Schweigend spazierten sie nun durch die Stadt und erzählten sich Dinge aus deren Vergangenheit. „Noah war so ein Arsch!", erzählte Nadine und gebärdete beim Gedanken an ihren Ex-Freund so schnell und wütend, dass es für einen Außenstehenden wie Rumgefuchtel aussah. Xenia lachte. „Wie du ja weißt, habe mit Fünfzehn Jahren mein Gehör verloren und am Anfang meinte Noah noch, dass wir das zusammen schaffen würden und das er immer an meiner Seite bleiben würde. Doch nach sechs Wochen hat er einfach Schluss gemacht mit der Begründung, dass er Zeit für sich bräuchte. Na ja, zwei Tage später habe ich ihn mit einer anderen in einem Club gesehen. So viel dazu, dass er Zeit für sich bräuchte!", bedrückt ließ Nadine ihre Hände sinken.

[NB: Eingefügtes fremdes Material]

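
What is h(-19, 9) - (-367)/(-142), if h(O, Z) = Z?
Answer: 911/142 ≈ 6.4155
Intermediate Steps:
h(-19, 9) - (-367)/(-142) = 9 - (-367)/(-142) = 9 - (-367)*(-1)/142 = 9 - 1*367/142 = 9 - 367/142 = 911/142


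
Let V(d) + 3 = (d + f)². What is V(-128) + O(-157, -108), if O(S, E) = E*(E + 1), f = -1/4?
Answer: 448017/16 ≈ 28001.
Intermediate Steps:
f = -¼ (f = -1*¼ = -¼ ≈ -0.25000)
O(S, E) = E*(1 + E)
V(d) = -3 + (-¼ + d)² (V(d) = -3 + (d - ¼)² = -3 + (-¼ + d)²)
V(-128) + O(-157, -108) = (-3 + (-1 + 4*(-128))²/16) - 108*(1 - 108) = (-3 + (-1 - 512)²/16) - 108*(-107) = (-3 + (1/16)*(-513)²) + 11556 = (-3 + (1/16)*263169) + 11556 = (-3 + 263169/16) + 11556 = 263121/16 + 11556 = 448017/16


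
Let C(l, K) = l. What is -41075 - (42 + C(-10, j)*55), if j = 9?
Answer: -40567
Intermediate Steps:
-41075 - (42 + C(-10, j)*55) = -41075 - (42 - 10*55) = -41075 - (42 - 550) = -41075 - 1*(-508) = -41075 + 508 = -40567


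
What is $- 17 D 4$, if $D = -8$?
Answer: $544$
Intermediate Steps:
$- 17 D 4 = \left(-17\right) \left(-8\right) 4 = 136 \cdot 4 = 544$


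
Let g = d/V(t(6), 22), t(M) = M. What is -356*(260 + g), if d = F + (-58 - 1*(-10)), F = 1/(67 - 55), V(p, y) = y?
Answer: -6057785/66 ≈ -91785.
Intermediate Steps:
F = 1/12 ≈ 0.083333
d = -575/12 (d = 1/12 + (-58 - 1*(-10)) = 1/12 + (-58 + 10) = 1/12 - 48 = -575/12 ≈ -47.917)
g = -575/264 (g = -575/12/22 = -575/12*1/22 = -575/264 ≈ -2.1780)
-356*(260 + g) = -356*(260 - 575/264) = -356*68065/264 = -6057785/66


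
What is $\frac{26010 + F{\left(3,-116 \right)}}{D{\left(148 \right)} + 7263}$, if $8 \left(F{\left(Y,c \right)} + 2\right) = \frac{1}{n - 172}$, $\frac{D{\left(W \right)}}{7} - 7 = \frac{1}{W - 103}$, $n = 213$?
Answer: $\frac{383878125}{107927416} \approx 3.5568$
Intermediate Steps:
$D{\left(W \right)} = 49 + \frac{7}{-103 + W}$ ($D{\left(W \right)} = 49 + \frac{7}{W - 103} = 49 + \frac{7}{-103 + W}$)
$F{\left(Y,c \right)} = - \frac{655}{328}$ ($F{\left(Y,c \right)} = -2 + \frac{1}{8 \left(213 - 172\right)} = -2 + \frac{1}{8 \cdot 41} = -2 + \frac{1}{8} \cdot \frac{1}{41} = -2 + \frac{1}{328} = - \frac{655}{328}$)
$\frac{26010 + F{\left(3,-116 \right)}}{D{\left(148 \right)} + 7263} = \frac{26010 - \frac{655}{328}}{\frac{7 \left(-720 + 7 \cdot 148\right)}{-103 + 148} + 7263} = \frac{8530625}{328 \left(\frac{7 \left(-720 + 1036\right)}{45} + 7263\right)} = \frac{8530625}{328 \left(7 \cdot \frac{1}{45} \cdot 316 + 7263\right)} = \frac{8530625}{328 \left(\frac{2212}{45} + 7263\right)} = \frac{8530625}{328 \cdot \frac{329047}{45}} = \frac{8530625}{328} \cdot \frac{45}{329047} = \frac{383878125}{107927416}$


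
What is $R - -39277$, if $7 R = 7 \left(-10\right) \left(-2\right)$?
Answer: $39297$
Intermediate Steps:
$R = 20$ ($R = \frac{7 \left(-10\right) \left(-2\right)}{7} = \frac{\left(-70\right) \left(-2\right)}{7} = \frac{1}{7} \cdot 140 = 20$)
$R - -39277 = 20 - -39277 = 20 + 39277 = 39297$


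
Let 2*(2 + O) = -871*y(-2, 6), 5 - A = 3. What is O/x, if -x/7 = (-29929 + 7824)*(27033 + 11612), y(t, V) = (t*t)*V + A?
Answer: -453/239189363 ≈ -1.8939e-6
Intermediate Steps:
A = 2 (A = 5 - 1*3 = 5 - 3 = 2)
y(t, V) = 2 + V*t² (y(t, V) = (t*t)*V + 2 = t²*V + 2 = V*t² + 2 = 2 + V*t²)
x = 5979734075 (x = -7*(-29929 + 7824)*(27033 + 11612) = -(-154735)*38645 = -7*(-854247725) = 5979734075)
O = -11325 (O = -2 + (-871*(2 + 6*(-2)²))/2 = -2 + (-871*(2 + 6*4))/2 = -2 + (-871*(2 + 24))/2 = -2 + (-871*26)/2 = -2 + (½)*(-22646) = -2 - 11323 = -11325)
O/x = -11325/5979734075 = -11325*1/5979734075 = -453/239189363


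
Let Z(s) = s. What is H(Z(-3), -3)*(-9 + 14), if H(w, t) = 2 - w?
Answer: 25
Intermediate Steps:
H(Z(-3), -3)*(-9 + 14) = (2 - 1*(-3))*(-9 + 14) = (2 + 3)*5 = 5*5 = 25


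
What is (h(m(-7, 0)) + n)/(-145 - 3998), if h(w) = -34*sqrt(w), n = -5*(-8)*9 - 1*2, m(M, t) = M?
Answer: -358/4143 + 34*I*sqrt(7)/4143 ≈ -0.086411 + 0.021713*I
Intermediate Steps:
n = 358 (n = 40*9 - 2 = 360 - 2 = 358)
(h(m(-7, 0)) + n)/(-145 - 3998) = (-34*I*sqrt(7) + 358)/(-145 - 3998) = (-34*I*sqrt(7) + 358)/(-4143) = (-34*I*sqrt(7) + 358)*(-1/4143) = (358 - 34*I*sqrt(7))*(-1/4143) = -358/4143 + 34*I*sqrt(7)/4143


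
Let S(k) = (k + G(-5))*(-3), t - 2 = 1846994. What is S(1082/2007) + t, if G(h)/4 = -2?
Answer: 1235655298/669 ≈ 1.8470e+6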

Dieser Noah hatte dich ganz eindeutig nicht verdient!", munterte Xenia sie wieder auf, doch Nadine meinte, dass es schon Jahre her sei und sie über ihn hinweg wäre.

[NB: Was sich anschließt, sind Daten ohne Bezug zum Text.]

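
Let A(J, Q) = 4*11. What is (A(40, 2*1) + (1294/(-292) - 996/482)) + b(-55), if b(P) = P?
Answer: -615681/35186 ≈ -17.498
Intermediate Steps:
A(J, Q) = 44
(A(40, 2*1) + (1294/(-292) - 996/482)) + b(-55) = (44 + (1294/(-292) - 996/482)) - 55 = (44 + (1294*(-1/292) - 996*1/482)) - 55 = (44 + (-647/146 - 498/241)) - 55 = (44 - 228635/35186) - 55 = 1319549/35186 - 55 = -615681/35186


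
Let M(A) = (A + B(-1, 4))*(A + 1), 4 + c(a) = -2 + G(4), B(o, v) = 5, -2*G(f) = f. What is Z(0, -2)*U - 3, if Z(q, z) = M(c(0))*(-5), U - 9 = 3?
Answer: -1263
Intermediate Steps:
U = 12 (U = 9 + 3 = 12)
G(f) = -f/2
c(a) = -8 (c(a) = -4 + (-2 - 1/2*4) = -4 + (-2 - 2) = -4 - 4 = -8)
M(A) = (1 + A)*(5 + A) (M(A) = (A + 5)*(A + 1) = (5 + A)*(1 + A) = (1 + A)*(5 + A))
Z(q, z) = -105 (Z(q, z) = (5 + (-8)**2 + 6*(-8))*(-5) = (5 + 64 - 48)*(-5) = 21*(-5) = -105)
Z(0, -2)*U - 3 = -105*12 - 3 = -1260 - 3 = -1263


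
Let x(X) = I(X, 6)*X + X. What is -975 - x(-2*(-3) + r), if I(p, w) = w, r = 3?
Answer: -1038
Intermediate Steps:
x(X) = 7*X (x(X) = 6*X + X = 7*X)
-975 - x(-2*(-3) + r) = -975 - 7*(-2*(-3) + 3) = -975 - 7*(6 + 3) = -975 - 7*9 = -975 - 1*63 = -975 - 63 = -1038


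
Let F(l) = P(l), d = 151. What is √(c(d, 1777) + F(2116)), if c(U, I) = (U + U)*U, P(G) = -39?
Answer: √45563 ≈ 213.45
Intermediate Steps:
F(l) = -39
c(U, I) = 2*U² (c(U, I) = (2*U)*U = 2*U²)
√(c(d, 1777) + F(2116)) = √(2*151² - 39) = √(2*22801 - 39) = √(45602 - 39) = √45563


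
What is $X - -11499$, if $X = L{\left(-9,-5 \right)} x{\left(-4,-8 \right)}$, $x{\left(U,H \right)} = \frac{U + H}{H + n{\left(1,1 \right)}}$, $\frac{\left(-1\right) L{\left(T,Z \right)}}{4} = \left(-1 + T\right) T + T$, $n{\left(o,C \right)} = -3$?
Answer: $\frac{122601}{11} \approx 11146.0$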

Und wie sieht es bei dir mit Jungs aus?", fragte Nadine dann und Xenia musste lächeln. „Es gibt da schon jemanden", erzählte sie aufgeregt. „Er heißt Raphael und ich verstehe mich sehr gut mit ihm. Er ist verständnisvoll und versucht alles um uns die Kommunikation zu vereinfachen." Sie zwirbelte an ihren Haaren und fragte sich, was Raphael wohl gerade machte. „Habt ihr euch schon geküsst?", fragte Nadine und in ihrem Gesicht blitzte Neugierde auf. Als Antwort grinste Xenia nur und Nadine schlug ihr spielerisch auf den Arm. „Nun sag schon! Habt ihr?", fragte sie ungeduldig und Xenia nickte begeistert. „Ja wir haben uns geküsst, sonst noch was?", fragte sie genervt und verdrehte die Augen. Nadine nahm sie bei der Hand und zog sie mit sich.

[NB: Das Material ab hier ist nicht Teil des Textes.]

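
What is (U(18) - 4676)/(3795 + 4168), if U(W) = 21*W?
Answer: -4298/7963 ≈ -0.53975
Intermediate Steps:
(U(18) - 4676)/(3795 + 4168) = (21*18 - 4676)/(3795 + 4168) = (378 - 4676)/7963 = -4298*1/7963 = -4298/7963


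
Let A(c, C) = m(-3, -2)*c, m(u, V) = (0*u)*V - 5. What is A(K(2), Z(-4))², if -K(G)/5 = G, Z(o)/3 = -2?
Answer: 2500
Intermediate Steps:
m(u, V) = -5 (m(u, V) = 0*V - 5 = 0 - 5 = -5)
Z(o) = -6 (Z(o) = 3*(-2) = -6)
K(G) = -5*G
A(c, C) = -5*c
A(K(2), Z(-4))² = (-(-25)*2)² = (-5*(-10))² = 50² = 2500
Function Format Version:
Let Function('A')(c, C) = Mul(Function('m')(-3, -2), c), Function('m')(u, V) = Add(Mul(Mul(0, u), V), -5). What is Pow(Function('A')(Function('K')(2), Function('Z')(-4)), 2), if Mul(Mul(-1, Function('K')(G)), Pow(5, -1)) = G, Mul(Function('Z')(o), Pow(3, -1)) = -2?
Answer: 2500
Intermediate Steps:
Function('m')(u, V) = -5 (Function('m')(u, V) = Add(Mul(0, V), -5) = Add(0, -5) = -5)
Function('Z')(o) = -6 (Function('Z')(o) = Mul(3, -2) = -6)
Function('K')(G) = Mul(-5, G)
Function('A')(c, C) = Mul(-5, c)
Pow(Function('A')(Function('K')(2), Function('Z')(-4)), 2) = Pow(Mul(-5, Mul(-5, 2)), 2) = Pow(Mul(-5, -10), 2) = Pow(50, 2) = 2500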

Raphael saß auf seinem Sofa und hatte das Gesicht in seinen Händen vergraben. Als er das Klicken der Haustür hörte, und kurz darauf seine Mutter bei ihm stand, war er mit den Nerven am Ende. „Sag mal, geht's dir noch gut???", herrschte er seine Mutter an. „Das ist Einbruch! Was willst du hier?" „Raphael, es tut mir leid, dass ich einfach so reingeplatzt bin. Aber ich wollte mit dir das Gespräch suchen und ja...", schüchtern senkte sie den Blick. „Es wäre besser, wenn du jetzt gehst. Hättest du einfach nur den Mumm gehabt, mir zu sagen, dass ich adoptiert bin, wäre alles anders!" Seine Mutter murmelte ein: „Ich wollte nicht, dass es so kommt!" und verließ kurz darauf seine Wohnung. Schwer atmend lehnte Raphael sich mit dem Rücken an die Tür und rutschte zu Boden. Ohne Vorwarnung schossen ihm Tränen in die Augen und liefen über. Schluchzend schleppte er sich zum Sofa und griff nach seinem Handy. 22:30 Uhr. Das war definitiv zu früh, um Xenia zu schreiben, die sich mit dieser Nadine getroffen hatte. Bestimmt waren sie auf eine Party gegangen und tanzten sich jetzt in den Tod. Und außerdem würde er diese Nacht nicht schlafen können. Schwerfällig erhob Raphael sich von der Couch und schlurfte zum einem Schrank, in dem er Weingläser und Alkohol aufbewahrte. Ohne groß zu überlegen, schnappte er sich eine Flasche Whiskey und setzte sich damit wieder hin. Bevor er ein Glas füllte, versuchte er, Xenia zu erreichen, welche aber wie erwartet nicht dranging. Vorsichtig setzte er das Glas an seine Lippen und trank einen großen Schluck.

Am nächsten Morgen riss das Vibrieren ihres Handys Xenia aus dem Tiefschlaf. Mit halbgeöffneten Augen entsperrte sie ihr Telefon und scrollte durch die Nachrichten. Sie öffnete den Chat mit Raphael und stutzte. 1 verpasster Anruf . Schnell tippte sie eine kurze Nachricht.